In Erika Paterson‘s blog, she clearly outlines two reasons that our capacity for understanding the first stories is limited:
1. “in the acts of collecting, translating and publishing these stories, the social process of the telling is disconnected from the story and this creates obvious problems for ascribing meaningfulness”.
2. “there exists a serious time gap of almost 75 years, between 1880 and 1951, when the telling and retelling of stories at the potlatch, and other similar First Nations institutions across the country, were outlawed by the Indian Act and accordingly, the possibilities for storytelling were greatly diminished”.
In the first reason, we see that the verbal telling is no longer emphasizes and is in fact being removed all together. By having the stories written down, the only thing that is needed for the stories to continue is a reader. Previously, they were told at a potlatch feast, which seems to be a sort of community gathering. Paterson effectively describes it as “a special place and time set aside where laws, cultural and spiritual beliefs, and treasured knowledge are displayed, performed, challenged, decided and disseminated”. Now that only a reader is needed, the community and teaching aspect of these stories is stripped away.

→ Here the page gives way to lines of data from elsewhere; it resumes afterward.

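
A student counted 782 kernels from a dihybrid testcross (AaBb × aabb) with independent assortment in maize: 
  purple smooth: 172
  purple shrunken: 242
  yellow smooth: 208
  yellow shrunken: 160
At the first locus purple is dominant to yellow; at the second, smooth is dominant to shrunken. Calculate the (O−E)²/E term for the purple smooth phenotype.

2.825

A dihybrid testcross with independent assortment gives a 1:1:1:1 ratio.
Expected counts for N = 782 under a 1:1:1:1 ratio (total parts = 4):
  purple smooth: 782 × 1/4 = 195.5
  purple shrunken: 782 × 1/4 = 195.5
  yellow smooth: 782 × 1/4 = 195.5
  yellow shrunken: 782 × 1/4 = 195.5
Contribution of purple smooth: (172 − 195.5)² / 195.5 = 2.8248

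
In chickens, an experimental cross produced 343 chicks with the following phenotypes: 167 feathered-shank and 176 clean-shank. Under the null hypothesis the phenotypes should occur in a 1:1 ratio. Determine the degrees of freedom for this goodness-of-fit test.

A goodness-of-fit test with 2 phenotype classes has df = 2 − 1 = 1.

1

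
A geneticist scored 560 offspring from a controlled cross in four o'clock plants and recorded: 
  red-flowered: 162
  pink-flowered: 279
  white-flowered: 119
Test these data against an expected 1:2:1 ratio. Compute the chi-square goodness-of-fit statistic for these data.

6.611

Under the 1:2:1 hypothesis (Σ ratio = 4, N = 560):
  red-flowered: 560 × 1/4 = 140
  pink-flowered: 560 × 2/4 = 280
  white-flowered: 560 × 1/4 = 140
χ² = Σ (O − E)² / E
  red-flowered: (162 − 140)² / 140 = 3.4571
  pink-flowered: (279 − 280)² / 280 = 0.0036
  white-flowered: (119 − 140)² / 140 = 3.1500
χ² = 3.4571 + 0.0036 + 3.1500 = 6.6107 ≈ 6.611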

The second reason has a more political emphasis. For 75 years, which is an entire life for most, and consists of 7 separate generations, it was against the law to speak of stories at a potlatch. As mentioned above, the potlatch was a time for the community to get together to learn, tell stories, and build community. Without the ability to tell stories in this time, many family favourite has the opportunity to be lost. Furthermore, Native children were taken from their home and placed in residential schools where they were taught the traditional Catholic stories, not their culture’s stories that they would have learned otherwise.

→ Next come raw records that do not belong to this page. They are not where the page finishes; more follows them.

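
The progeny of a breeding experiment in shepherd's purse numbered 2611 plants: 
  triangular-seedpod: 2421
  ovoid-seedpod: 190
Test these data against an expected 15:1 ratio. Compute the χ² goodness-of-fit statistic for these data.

Total ratio parts = 16. Expected numbers out of 2611:
  triangular-seedpod: 2611 × 15/16 = 2447.8125
  ovoid-seedpod: 2611 × 1/16 = 163.1875
χ² = Σ (O − E)² / E
  triangular-seedpod: (2421 − 2447.8125)² / 2447.8125 = 0.2937
  ovoid-seedpod: (190 − 163.1875)² / 163.1875 = 4.4054
χ² = 0.2937 + 4.4054 = 4.6991 ≈ 4.699

4.699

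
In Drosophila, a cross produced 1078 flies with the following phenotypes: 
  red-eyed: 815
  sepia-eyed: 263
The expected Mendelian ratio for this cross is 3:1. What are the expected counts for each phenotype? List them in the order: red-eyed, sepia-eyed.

808.5, 269.5

Under the 3:1 hypothesis (Σ ratio = 4, N = 1078):
  red-eyed: 1078 × 3/4 = 808.5
  sepia-eyed: 1078 × 1/4 = 269.5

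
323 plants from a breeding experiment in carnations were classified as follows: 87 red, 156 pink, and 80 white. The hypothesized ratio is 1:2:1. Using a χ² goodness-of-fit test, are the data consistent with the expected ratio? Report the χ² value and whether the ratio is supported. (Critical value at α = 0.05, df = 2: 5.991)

The 1:2:1 ratio has 4 parts, so with N = 323 the expected counts are:
  red: 323 × 1/4 = 80.75
  pink: 323 × 2/4 = 161.5
  white: 323 × 1/4 = 80.75
χ² = Σ (O − E)² / E
  red: (87 − 80.75)² / 80.75 = 0.4837
  pink: (156 − 161.5)² / 161.5 = 0.1873
  white: (80 − 80.75)² / 80.75 = 0.0070
χ² = 0.4837 + 0.1873 + 0.0070 = 0.678
Degrees of freedom = 3 − 1 = 2; critical value at α = 0.05 is 5.991.
Since 0.678 < 5.991, we fail to reject the null hypothesis — the data are consistent with the 1:2:1 ratio.

0.678; consistent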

In Wendy Wickwire’s introduction to Harry Robinson’s book Living by Stories: A Journey of Landscape and Memory, she introduces several other reasons why our capacity for understanding the first stories is limited. The one I will focus on is her argument that other’s ideas and values can impede our own. She tells how she decided how to compile Robinson’s stories into two separate volumes, wondering “how much of Boas’s editorial decisions had influenced [her] own selection process” (22). I would say that by compiling narratives into a coherent theme would be a way that limits our stories. Earlier in the intro, Wickwire explains that she enjoyed staying with Robinson for longer trips so that she could wander with him and through those wanderings and explorations his memory would be triggered to tell another story. These are organic stories. They are not being forced together; they are not asking to be linked or to be seen as similar. The stories told by a whiff of nostalgia are the stories that cause our arms to sweep around us as we tell them. They make us lean in; they keep us engaged. They make our souls salivate and have us craving more.
Works Cited:
- anashinteractive. “The Importance of Potlatch.” Online video clip. Youtube. Youtube, 27 Feb 2008. Web. 9 Feb 2015.
- Paterson, Erika. “Lesson 2:2.” ENGL 470A Canadian Studies: Canadian Literary Genres – 99C Jan 2015. UBC Blogs. Web. 9 Feb 2015.
- “Residential Schools.” Truth and Reconciliation Commission of Canada. n.p., n.d. Web. 9 Feb 2015.
- Robinson, Harry. Living by Stories: A Journey of Landscape and Memory. Ed Wendy Wickwire. Vancouver: Talonbooks, 2005. Print.